先日は、↓のブログにて、Excelを用いてヒストグラムを作成する方法を2通り紹介しました。
この時、次の2つの方法をデモストレーションしました。
①FREQUENCY関数で作成した度数分布表からグラフを挿入する方法
②Excelの分析ツールにあるグラフ機能を使う方法
前者①の方は、FREQUENCY関数を用いて、各データ区間の頻度(度数)を計算し、「データ区間」と「頻度」の2つの列を選択し、グラフ機能から「棒グラフ」を選択しました。理由は、②で紹介したExcelのアドイン分析ツールを使わない場合、ヒストグラムを選ぶと横軸のビンがデフォルトに出され、調整がしにくいからです。ということで棒グラフにし、その後、棒と棒の間隔をグッと縮めることでヒストグラムのようにしましたね。
さて、この記事で考えたいのは、そもそも、「棒グラフとヒストグラムはどう違うのか?」です。

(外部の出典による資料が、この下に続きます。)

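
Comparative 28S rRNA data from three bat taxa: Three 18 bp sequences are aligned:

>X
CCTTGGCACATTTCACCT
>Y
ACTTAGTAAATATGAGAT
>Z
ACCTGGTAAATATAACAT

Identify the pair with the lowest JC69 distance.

X–Y: 8/18 differ, p = 0.444, d = 0.673.
X–Z: 7/18 differ, p = 0.389, d = 0.548.
Y–Z: 4/18 differ, p = 0.222, d = 0.264.
The smallest distance is between Y and Z.

Y and Z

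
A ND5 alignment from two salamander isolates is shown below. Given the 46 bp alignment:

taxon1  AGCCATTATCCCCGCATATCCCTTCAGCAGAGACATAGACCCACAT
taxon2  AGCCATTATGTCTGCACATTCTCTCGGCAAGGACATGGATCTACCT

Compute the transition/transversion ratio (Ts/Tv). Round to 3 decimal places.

Transitions are A↔G and C↔T; transversions are all other mismatches.
Transitions: 12. Transversions: 2.
R = 12/2 = 6.000.

6.000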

棒グラフとヒストグラムは似ていますが、データが示す意味は全く異なります。単純に棒がくっついている、離れている、だけではないです。本質はデータの解釈にあります。
棒グラフとヒストグラムの違い
棒グラフから見ること
棒グラフは、一本一本が独立しているデータです。それらの独立なデータ(群)を比較するために棒グラフを使います。たとえば、地域別の人口、支店ごとの売上集計、商品ごとの人気度合いをカテゴリごとに並べて可視化すると、比較しやすくて便利です。
ヒストグラムから見ること
ヒストグラムは、全データの分布や内訳を見るために使います。そのため、それぞれの区間の内訳は棒状であっても、棒の間隔を無くし、ある種の連続性をもたらしています。ヒストグラムからデータの分布を解釈することで、様々な判断や対策の助けになります。例えば、ある街のビジネスホテル一泊あたりの宿泊料金のヒストグラムから、この街に宿泊するのか、隣の街にするのか、といった視点での判断材料となります。
軸に対する制限にも違いが
もう1つの重要な違いがあります。
棒グラフには順番や軸に対する決まりがありません。そもそも「カテゴリ」とは順序に意味のない「名義尺度」なので、カテゴリの順番に関係なく、棒が高い(数値が大きい)順番から並べ替えることが自由にできます。
これに対して、ヒストグラムは、必ず横軸を階級、縦軸を度数にする必要があります。また、階級(横軸)を連続した順番で並べる必要があります。これこそが分布に連続性をもたらしています。
今後「棒グラフとヒストグラムはどう違うのか?」と質問された時に、本質を押さえながら答えることができるといいですね。